The Western Pacific Group was established in 1985 when five of insurance giant AXA’s biggest writers decided they wanted to set up their own financial planning operation.

Over time, they either wound-up or sold off their insurance registries and focused on their financial planning businesses. Now with 45 proper authority holders, Western Pacific is wholly owned by the financial planners and has over $1.2 billion in funds under advice, mostly from high-net-wealth clients.

As a boutique dealer group, Western Pacific is trying to align itself with entrepreneurial fund managers that aren’t necessarily using the index as their benchmark.

“One of the problems we have here in Australia is when a fund manager gets to a certain size, it’s almost impossible to find opportunities beyond the big blue chip stocks,” Pritchard says.

He says this is why Western Pacific has bought out shares of four independent fund managers.

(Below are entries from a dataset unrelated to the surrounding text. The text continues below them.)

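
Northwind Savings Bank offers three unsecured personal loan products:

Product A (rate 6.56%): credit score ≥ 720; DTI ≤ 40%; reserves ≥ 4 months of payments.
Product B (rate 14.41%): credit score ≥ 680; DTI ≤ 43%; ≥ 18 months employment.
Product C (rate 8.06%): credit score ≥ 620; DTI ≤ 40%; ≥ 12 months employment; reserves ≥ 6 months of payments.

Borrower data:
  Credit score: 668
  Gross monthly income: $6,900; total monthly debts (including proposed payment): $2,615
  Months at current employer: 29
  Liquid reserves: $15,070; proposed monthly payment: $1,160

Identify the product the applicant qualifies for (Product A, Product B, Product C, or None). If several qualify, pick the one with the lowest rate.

Product C

DTI = 2,615/6,900 = 37.9%.
Reserves = 15,070/1,160 = 13.0 months.
Product A: score 668 < 720; DTI 37.9% ≤ 40%; reserves 13.0 ≥ 4 mo → does not qualify.
Product B: score 668 < 680; DTI 37.9% ≤ 43%; employment 29 ≥ 18 mo → does not qualify.
Product C: score 668 ≥ 620; DTI 37.9% ≤ 40%; employment 29 ≥ 12 mo; reserves 13.0 ≥ 6 mo → qualifies.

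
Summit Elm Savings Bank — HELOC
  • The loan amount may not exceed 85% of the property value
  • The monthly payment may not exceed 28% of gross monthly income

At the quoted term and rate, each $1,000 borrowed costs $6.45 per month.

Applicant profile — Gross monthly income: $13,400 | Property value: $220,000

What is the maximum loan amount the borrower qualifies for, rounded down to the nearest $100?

Payment cap: 28% × $13,400 = $3,752/month.
At $6.45 per $1,000, that supports 3,752/6.45 × 1,000 ≈ $581,705 → $581,700.
LTV cap: 85% × $220,000 = $187,000 → $187,000.
Binding constraint: loan-to-value.

$187,000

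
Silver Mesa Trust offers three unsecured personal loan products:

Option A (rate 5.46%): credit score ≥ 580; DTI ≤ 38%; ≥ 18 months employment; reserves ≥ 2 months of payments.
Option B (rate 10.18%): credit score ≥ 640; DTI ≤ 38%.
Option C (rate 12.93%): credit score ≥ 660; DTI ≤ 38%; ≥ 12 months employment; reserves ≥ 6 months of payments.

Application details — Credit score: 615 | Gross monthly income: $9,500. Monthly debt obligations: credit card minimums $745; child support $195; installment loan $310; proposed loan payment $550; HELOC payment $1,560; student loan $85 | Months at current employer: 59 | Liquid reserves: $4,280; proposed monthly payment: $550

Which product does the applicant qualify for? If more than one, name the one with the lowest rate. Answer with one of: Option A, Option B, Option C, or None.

Total debts = (745 + 195 + 310 + 550 + 1,560 + 85) = 3,445; DTI = 3,445/9,500 = 36.3%.
Reserves = 4,280/550 = 7.8 months.
Option A: score 615 ≥ 580; DTI 36.3% ≤ 38%; employment 59 ≥ 18 mo; reserves 7.8 ≥ 2 mo → qualifies.
Option B: score 615 < 640; DTI 36.3% ≤ 38% → does not qualify.
Option C: score 615 < 660; DTI 36.3% ≤ 38%; employment 59 ≥ 12 mo; reserves 7.8 ≥ 6 mo → does not qualify.

Option A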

The group now owns about 20 per cent of MMC, Select Asset Management, Acumen Capital, which is a joint venture with Multiplex, and 20 per cent of the Symmetry Master Trust.

MMC, for example, is a small boutique fund manager run out of Adelaide. A core portion of Western Pacific’s equities exposure is provided by this fund. Pritchard says these smaller managers can provide clients with a unique proposition in the management of Australian shares by following a strict value approach to investments.

Not that it’s impossible for the bigger fund managers to offer diversified investment choices — but for Western Pacific, it’s more about being able to take a few more risks and develop an investment philosophy that has constant input from all of the group’s advisers.

“Primarily we have a very different approach to investment in that we’re very much an absolute returns focused dealer group,” Pritchard says.

Even if competitors achieve a return of 15 per cent over a given year for their clients, and Western Pacific can only provide 10 per cent, his advisers won’t be too fazed, he says.

Although, on the other hand, if the group’s competitors lose 10 per cent and Western Pacific only loses 5 per cent, Pritchard will still be angry that they have delivered a negative return to clients.

One of the group’s advisers, Terry Anango, says he was attracted to the group’s independence.

“With an independent dealer, the adviser usually has some input feeding back up towards the research department. Even if I joined Count for example, which is also an independent group, because of its size it would still dictate a lot of how things are done without asking me.”

Anango says the group’s fee-for-service remuneration system provided another incentive to join Western Pacific.

“It’s more clear exactly what the client is paying for,” he says.

“I’m an independent business person. In other words, I’m in the business for myself, my income depends on my activities and I want to be in a dealer group that has other individuals like me and we all think the same and we all have a mutual common interest. But this doesn’t mean we’re told what to do or what products to select.”